Direct your attention to a singular aspect of the environment, disregarding all else, and allow the boundary between public and private spaces to dissolve. Contemplate the privatization of places once deemed public: my legs, my buttocks, my breasts—territories now claimed.
Create within me the sensation of constant surveillance, a duality of self-policing and striving for perfection, even when the watcher remains unseen. This potential gaze—real or imagined—is a cliché rendered convincing by its very convention, making it both criminal and commonplace.
How would you like to look? At me.
How would I like to look at myself? Through you?
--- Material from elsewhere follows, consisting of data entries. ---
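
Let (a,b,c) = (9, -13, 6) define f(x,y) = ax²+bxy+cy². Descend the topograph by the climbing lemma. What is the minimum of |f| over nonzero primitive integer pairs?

translate: b→5 (≡-13 mod 18), so (9,-13,6)→(9,5,2)
flip: (9,5,2)→(2,-5,9)
translate: b→-1 (≡-5 mod 4), so (2,-5,9)→(2,-1,6)
reduced (well bottom): (2,-1,6) with a≤c, −a<b≤a
well minimum = a = 2

2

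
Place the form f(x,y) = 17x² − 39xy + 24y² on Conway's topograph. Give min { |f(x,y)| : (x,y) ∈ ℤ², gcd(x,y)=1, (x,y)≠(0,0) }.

translate: b→-5 (≡-39 mod 34), so (17,-39,24)→(17,-5,2)
flip: (17,-5,2)→(2,5,17)
translate: b→1 (≡5 mod 4), so (2,5,17)→(2,1,14)
reduced (well bottom): (2,1,14) with a≤c, −a<b≤a
well minimum = a = 2

2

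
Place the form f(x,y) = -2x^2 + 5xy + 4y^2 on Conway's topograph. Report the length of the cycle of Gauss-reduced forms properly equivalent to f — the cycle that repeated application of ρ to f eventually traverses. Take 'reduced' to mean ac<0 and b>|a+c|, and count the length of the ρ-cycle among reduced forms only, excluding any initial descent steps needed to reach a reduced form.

D = 57, ⌊√D⌋ = 7
river: ρ → (4,3,-3)
river: ρ → (-3,3,4)
river: ρ → (4,5,-2)
river: ρ → (-2,7,1)
river: ρ → (1,7,-2)
river: ρ → (-2,5,4)
ρ-cycle length = 6 (tail of 0 descent steps not counted)

6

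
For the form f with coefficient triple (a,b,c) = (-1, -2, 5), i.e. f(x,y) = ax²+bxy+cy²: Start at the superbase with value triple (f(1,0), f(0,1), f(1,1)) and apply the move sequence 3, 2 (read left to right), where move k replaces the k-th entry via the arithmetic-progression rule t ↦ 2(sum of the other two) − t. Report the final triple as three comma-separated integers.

start (-1,5,2) = (f(1,0),f(0,1),f(1,1))
replace slot 3: 2·((-1)+5) − 2 = 6 → (-1,5,6)
replace slot 2: 2·((-1)+6) − 5 = 5 → (-1,5,6)

-1,5,6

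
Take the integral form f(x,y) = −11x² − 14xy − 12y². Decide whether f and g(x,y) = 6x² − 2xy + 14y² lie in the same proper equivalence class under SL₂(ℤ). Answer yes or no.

D₁ = -332, D₂ = -332
f is negative-definite; reduce −f:
−f: translate: b→-8 (≡14 mod 22), so (11,14,12)→(11,-8,9)
−f: flip: (11,-8,9)→(9,8,11)
−f: reduced (well bottom): (9,8,11) with a≤c, −a<b≤a
flip sign back: reduced form of f is (-9,-8,-11)
g: reduced (well bottom): (6,-2,14) with a≤c, −a<b≤a
reduced forms (-9, -8, -11) vs (6, -2, 14) ⇒ inequivalent

no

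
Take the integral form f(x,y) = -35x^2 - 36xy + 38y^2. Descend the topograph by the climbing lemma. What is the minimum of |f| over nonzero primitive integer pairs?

descent: ρ → (38,36,-35)  [lands on river]
river: ρ → (-35,34,39)
river: ρ → (39,44,-30)
river: ρ → (-30,76,7)
river: ρ → (7,78,-19)
river: ρ → (-19,74,15)
river: ρ → (15,76,-14)
river: ρ → (-14,64,45)
river: ρ → (45,26,-33)
river: ρ → (-33,40,38)
closes: descent 1, river 10
min |a| on river = 7

7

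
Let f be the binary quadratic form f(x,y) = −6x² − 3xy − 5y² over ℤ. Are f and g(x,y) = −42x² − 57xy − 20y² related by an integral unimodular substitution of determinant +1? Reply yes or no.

D₁ = -111, D₂ = -111
f is negative-definite; reduce −f:
−f: flip: (6,3,5)→(5,-3,6)
−f: reduced (well bottom): (5,-3,6) with a≤c, −a<b≤a
flip sign back: reduced form of f is (-5,3,-6)
g is negative-definite; reduce −g:
−g: translate: b→-27 (≡57 mod 84), so (42,57,20)→(42,-27,5)
−g: flip: (42,-27,5)→(5,27,42)
−g: translate: b→-3 (≡27 mod 10), so (5,27,42)→(5,-3,6)
−g: reduced (well bottom): (5,-3,6) with a≤c, −a<b≤a
flip sign back: reduced form of g is (-5,3,-6)
reduced forms (-5, 3, -6) vs (-5, 3, -6) ⇒ equivalent

yes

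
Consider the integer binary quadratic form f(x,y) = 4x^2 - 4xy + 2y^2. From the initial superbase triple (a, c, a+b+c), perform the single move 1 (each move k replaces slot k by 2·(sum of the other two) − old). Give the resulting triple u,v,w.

start (4,2,2) = (f(1,0),f(0,1),f(1,1))
replace slot 1: 2·(2+2) − 4 = 4 → (4,2,2)

4,2,2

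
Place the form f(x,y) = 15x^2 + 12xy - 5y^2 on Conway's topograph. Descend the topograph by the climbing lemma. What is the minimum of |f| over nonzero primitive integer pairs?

river: ρ → (-5,18,6)
river: ρ → (6,18,-5)
river: ρ → (-5,12,15)
river: ρ → (15,18,-2)
river: ρ → (-2,18,15)
river: ρ → (15,12,-5)
closes: descent 0, river 6
min |a| on river = 2

2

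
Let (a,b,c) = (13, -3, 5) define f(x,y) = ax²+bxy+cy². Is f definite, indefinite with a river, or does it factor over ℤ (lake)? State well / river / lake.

D = b²−4ac = (-3)² − 4·13·5 = -251
D < 0 ⇒ definite ⇒ every region one sign ⇒ single well

well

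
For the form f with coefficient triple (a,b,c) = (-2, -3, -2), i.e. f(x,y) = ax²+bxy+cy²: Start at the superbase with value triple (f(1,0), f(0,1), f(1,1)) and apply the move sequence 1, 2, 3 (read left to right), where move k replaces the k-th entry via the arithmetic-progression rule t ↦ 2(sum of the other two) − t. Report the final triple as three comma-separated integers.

start (-2,-2,-7) = (f(1,0),f(0,1),f(1,1))
replace slot 1: 2·((-2)+(-7)) − (-2) = -16 → (-16,-2,-7)
replace slot 2: 2·((-16)+(-7)) − (-2) = -44 → (-16,-44,-7)
replace slot 3: 2·((-16)+(-44)) − (-7) = -113 → (-16,-44,-113)

-16,-44,-113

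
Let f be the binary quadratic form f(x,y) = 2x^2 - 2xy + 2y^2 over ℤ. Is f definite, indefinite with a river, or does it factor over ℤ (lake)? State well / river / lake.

D = b²−4ac = (-2)² − 4·2·2 = -12
D < 0 ⇒ definite ⇒ every region one sign ⇒ single well

well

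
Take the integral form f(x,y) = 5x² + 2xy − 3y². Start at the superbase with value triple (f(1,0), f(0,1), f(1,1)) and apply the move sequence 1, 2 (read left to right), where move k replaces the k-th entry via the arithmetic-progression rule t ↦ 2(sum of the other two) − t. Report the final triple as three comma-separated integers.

start (5,-3,4) = (f(1,0),f(0,1),f(1,1))
replace slot 1: 2·((-3)+4) − 5 = -3 → (-3,-3,4)
replace slot 2: 2·((-3)+4) − (-3) = 5 → (-3,5,4)

-3,5,4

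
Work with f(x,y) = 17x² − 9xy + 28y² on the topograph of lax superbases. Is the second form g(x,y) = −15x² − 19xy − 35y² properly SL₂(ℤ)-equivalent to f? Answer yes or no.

D₁ = -1823, D₂ = -1739
discriminants differ ⇒ not SL₂(ℤ)-equivalent

no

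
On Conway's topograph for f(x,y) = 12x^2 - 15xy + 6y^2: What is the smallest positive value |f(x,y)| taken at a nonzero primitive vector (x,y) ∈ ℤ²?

translate: b→9 (≡-15 mod 24), so (12,-15,6)→(12,9,3)
flip: (12,9,3)→(3,-9,12)
translate: b→3 (≡-9 mod 6), so (3,-9,12)→(3,3,6)
reduced (well bottom): (3,3,6) with a≤c, −a<b≤a
well minimum = a = 3

3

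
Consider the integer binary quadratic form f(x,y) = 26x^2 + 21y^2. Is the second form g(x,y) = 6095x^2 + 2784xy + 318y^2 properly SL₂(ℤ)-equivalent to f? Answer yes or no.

D₁ = -2184, D₂ = -2184
f: flip: (26,0,21)→(21,0,26)
f: reduced (well bottom): (21,0,26) with a≤c, −a<b≤a
g: flip: (6095,2784,318)→(318,-2784,6095)
g: translate: b→-240 (≡-2784 mod 636), so (318,-2784,6095)→(318,-240,47)
g: flip: (318,-240,47)→(47,240,318)
g: translate: b→-42 (≡240 mod 94), so (47,240,318)→(47,-42,21)
g: flip: (47,-42,21)→(21,42,47)
g: translate: b→0 (≡42 mod 42), so (21,42,47)→(21,0,26)
g: reduced (well bottom): (21,0,26) with a≤c, −a<b≤a
reduced forms (21, 0, 26) vs (21, 0, 26) ⇒ equivalent

yes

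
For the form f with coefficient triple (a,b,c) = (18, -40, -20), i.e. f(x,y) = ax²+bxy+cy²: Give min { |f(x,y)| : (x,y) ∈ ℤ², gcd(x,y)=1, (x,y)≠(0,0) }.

descent: ρ → (-20,40,18)  [lands on river]
river: ρ → (18,32,-28)
river: ρ → (-28,24,22)
river: ρ → (22,20,-30)
river: ρ → (-30,40,12)
river: ρ → (12,32,-42)
river: ρ → (-42,52,2)
river: ρ → (2,52,-42)
river: ρ → (-42,32,12)
river: ρ → (12,40,-30)
river: ρ → (-30,20,22)
river: ρ → (22,24,-28)
river: ρ → (-28,32,18)
river: ρ → (18,40,-20)
closes: descent 1, river 14
min |a| on river = 2

2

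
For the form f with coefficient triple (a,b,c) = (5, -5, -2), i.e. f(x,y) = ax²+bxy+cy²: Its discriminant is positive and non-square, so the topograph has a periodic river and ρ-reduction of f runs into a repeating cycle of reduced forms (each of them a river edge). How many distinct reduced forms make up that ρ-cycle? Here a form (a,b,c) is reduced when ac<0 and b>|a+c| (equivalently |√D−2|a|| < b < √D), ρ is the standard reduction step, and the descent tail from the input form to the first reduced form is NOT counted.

D = 65, ⌊√D⌋ = 8
descent: ρ → (-2,5,5)  [lands on river]
river: ρ → (5,5,-2)
river: ρ → (-2,7,2)
river: ρ → (2,5,-5)
river: ρ → (-5,5,2)
river: ρ → (2,7,-2)
ρ-cycle length = 6 (tail of 1 descent step not counted)

6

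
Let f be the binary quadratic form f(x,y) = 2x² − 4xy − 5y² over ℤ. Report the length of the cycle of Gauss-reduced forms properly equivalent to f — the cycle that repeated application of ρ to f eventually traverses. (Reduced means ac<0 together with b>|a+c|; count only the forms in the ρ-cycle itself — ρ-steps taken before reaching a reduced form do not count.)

D = 56, ⌊√D⌋ = 7
descent: ρ → (-5,4,2)  [lands on river]
river: ρ → (2,4,-5)
river: ρ → (-5,6,1)
river: ρ → (1,6,-5)
ρ-cycle length = 4 (tail of 1 descent step not counted)

4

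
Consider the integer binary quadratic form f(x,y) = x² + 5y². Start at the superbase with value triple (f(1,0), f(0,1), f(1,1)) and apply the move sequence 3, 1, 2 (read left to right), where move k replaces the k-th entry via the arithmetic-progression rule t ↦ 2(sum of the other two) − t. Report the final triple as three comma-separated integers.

start (1,5,6) = (f(1,0),f(0,1),f(1,1))
replace slot 3: 2·(1+5) − 6 = 6 → (1,5,6)
replace slot 1: 2·(5+6) − 1 = 21 → (21,5,6)
replace slot 2: 2·(21+6) − 5 = 49 → (21,49,6)

21,49,6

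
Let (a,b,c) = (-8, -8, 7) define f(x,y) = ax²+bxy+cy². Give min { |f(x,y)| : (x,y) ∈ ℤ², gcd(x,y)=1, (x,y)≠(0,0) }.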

No, I gaze at myself through the eyes of objects—the eyes of my thighs, my marrow, my breath. They are indistinguishable from my mind. My body is my mind, their separation a mere formal construct, an inherited fiction. Yet, I cannot help myself: to resist objectification is to resist sexuality itself. Desire demands an object—
something to
touch
and notice.
At times, I am a woman who embraces objectification in silence. I ascend to the status of object, believing in the profound power objects hold.
I welcome the gaze.
I do so both as a cunning exhibitionist and as a bearer of the human condition—a taboo, cruel but ripe with the potential for pleasure, for either the subject or the object.
How fortunate, how shrewd, you must be.
Still, I cannot reduce myself to just one role. I am neither only subject nor object. Occasionally, I am a man, but most often, I am neither. To be neither feels like another word for surrender.
Remember: my legs are classic,
an artifact of enduring worth. A garment of simple, regrettably timeless design: olive, long, slender, youthful. My legs are a betrayal, a repetitive performance.
Over-surveilled. Sexual.
They may not even belong to me. Perhaps they exist only in your gaze.